Robert Moran | February 9, 2010
Was the financial crisis of 2008 a global turning point? Did it mark the earliest stage in the decline of US power? Will historians view the financial crisis and the Great Recession as the beginning of a multi-polar world?
StrategyOne explored this issue further by using its proprietary Beltway Barometer survey to track elite Washington opinions on the subject.
The data we collected over two years and across three survey waves paints a picture of Washington's elite attempting to contextualize the financial crisis and global recession.
With one in four elite Washington Democrats and Republicans believing that the financial crisis "marked the end of American international dominance," American citizens and global policy elites should pause and consider the implications.

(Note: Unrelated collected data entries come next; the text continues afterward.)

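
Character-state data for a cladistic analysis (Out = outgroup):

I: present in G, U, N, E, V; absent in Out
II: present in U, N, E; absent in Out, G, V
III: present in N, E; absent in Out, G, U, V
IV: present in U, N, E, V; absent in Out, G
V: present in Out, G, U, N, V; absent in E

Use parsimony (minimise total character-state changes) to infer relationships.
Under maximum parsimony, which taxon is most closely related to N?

Character polarity is set by the outgroup: the derived state is whichever differs from the outgroup's state, so for V the derived state is 'absent', and for the remaining characters it is 'present'.
I (derived state 'present') is shared by all ingroup taxa — unites the whole ingroup.
II: derived state 'present' in E, N, and U only — synapomorphy for {E, N, U}.
III: derived state 'present' in E and N only — synapomorphy for {E, N}.
IV: derived state 'present' in E, N, U, and V only — synapomorphy for {E, N, U, V}.
V: derived state 'absent' in E only — an autapomorphy, so it tells us nothing about relationships among taxa.
Most parsimonious ingroup topology: (G,((U,(N,E)),V)).
N and E form a cherry on this tree, so they are sister taxa.

E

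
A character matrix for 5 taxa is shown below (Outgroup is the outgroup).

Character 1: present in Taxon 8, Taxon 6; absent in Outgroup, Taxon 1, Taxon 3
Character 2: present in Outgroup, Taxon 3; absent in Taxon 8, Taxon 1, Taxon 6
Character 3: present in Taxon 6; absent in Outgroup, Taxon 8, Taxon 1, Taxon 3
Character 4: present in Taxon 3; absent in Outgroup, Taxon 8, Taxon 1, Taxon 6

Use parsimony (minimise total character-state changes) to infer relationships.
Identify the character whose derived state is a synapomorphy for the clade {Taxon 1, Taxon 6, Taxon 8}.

Character 2

Character polarity is set by the outgroup: the derived state is whichever differs from the outgroup's state, so for Character 2 the derived state is 'absent', and for the remaining characters it is 'present'.
Only Taxon 6 and Taxon 8 show the derived state 'present' for Character 1, supporting them as a clade.
Only Taxon 1, Taxon 6, and Taxon 8 show the derived state 'absent' for Character 2, supporting them as a clade.
Character 3 (derived state 'present') is unique to Taxon 6 (autapomorphy; uninformative for grouping).
Character 4 (derived state 'present') is unique to Taxon 3 (autapomorphy; uninformative for grouping).
Most parsimonious ingroup topology: (((Taxon 8,Taxon 6),Taxon 1),Taxon 3).
The clade {Taxon 1, Taxon 6, Taxon 8} is supported by Character 2: its derived state 'absent' occurs in exactly those taxa and in no other taxon (including the outgroup).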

As the table below details, StrategyOne leveraged its Beltway Barometer survey of Washington elites to gauge policy influencer sentiment on this question on three occasions:
• September, 2008
• July, 2009
• January, 2010
Some people believe that the financial crisis of 2008 marked the end of American international dominance. Do you agree or disagree?
The results (% agree below) were surprising (full xtabs here.)
Sep., 2008_____________39% (Democrats Agree) /// 15% (Republicans Agree)
July, 2009_____________ 25% (Democrats Agree) /// 20% (Republicans Agree)
Jan., 2010_____________24% (Democrats Agree) /// 28% (Republicans Agree)
As you can see, at the present time one in four DC elites truly think that historians will look back on the financial crisis as marking the end of US hegemony on the world stage. They would likely point to massive deficits, sluggish growth and deterioration of the US dollar as a global reserve currency.
It is interesting to note that one in four Washington elites, those with the most to gain or lose from America's position on the world stage and those with the greatest firsthand knowledge of the situation, believe that America's influence is in decline.
Depending on one's viewpoint, this data can be startling, but for two very different reasons.
Those who acknowledge America's present difficulties, but see the country's strengths in an optimistic light are likely to be surprised that so many of the nation's capital elite view America's influence as in decline. They may view the opinion of this group as unpatriotic. They may also point out that the United States has had many bouts of doom and gloom in its history, including post-Sputnik fears of losing its science and technology lead and 1980s era concerns about Japanese competition. But, natural geographic advantages (a nation that can feed itself, good relations with its neighbors, large oceans to its east and west), a strong military, a large domestic economy, the rule of law and business innovation seem to give America significant staying power.
Those who focus on a surging Pacific Rim and an America deeply in debt, with an aging workforce and a devaluing currency are likely to be surprised that so few Washington elites see the writing on the wall. Like Martin Jacques, author of "When China Rules the World", this group views the rise of a multi-polar world as an inevitable product of economies like Brazil, China, India and others "catching up." They might ask how Washington elites are blind to this inevitable change.
And, as one might expect inside Washington, there are differences of opinion based upon party affiliation.
The Democratic Perspective:
Elite DC Democrats are modulating their thinking over time on this question. In the heat of the meltdown in 2008, with Bush as President, 39% agreed that the financial crisis marked the end of US international dominance. Now that number is 24%. The intervening variables are likely (a) the election of Barack Obama and (b) a perception that the worst economically is behind them.
The Republican Perspective:
On the other side of the aisle, elite Washington Republicans are now 13 points more likely to say that the financial crisis marked the end of US dominance. This is in line with their more pessimistic assessment of the US economy generally. It also may reflect a sour mood with President Obama now in the White House.
No matter the perspective, this is certainly one of the great questions of the age and StrategyOne will continue to track elite Washington sentiment on this question.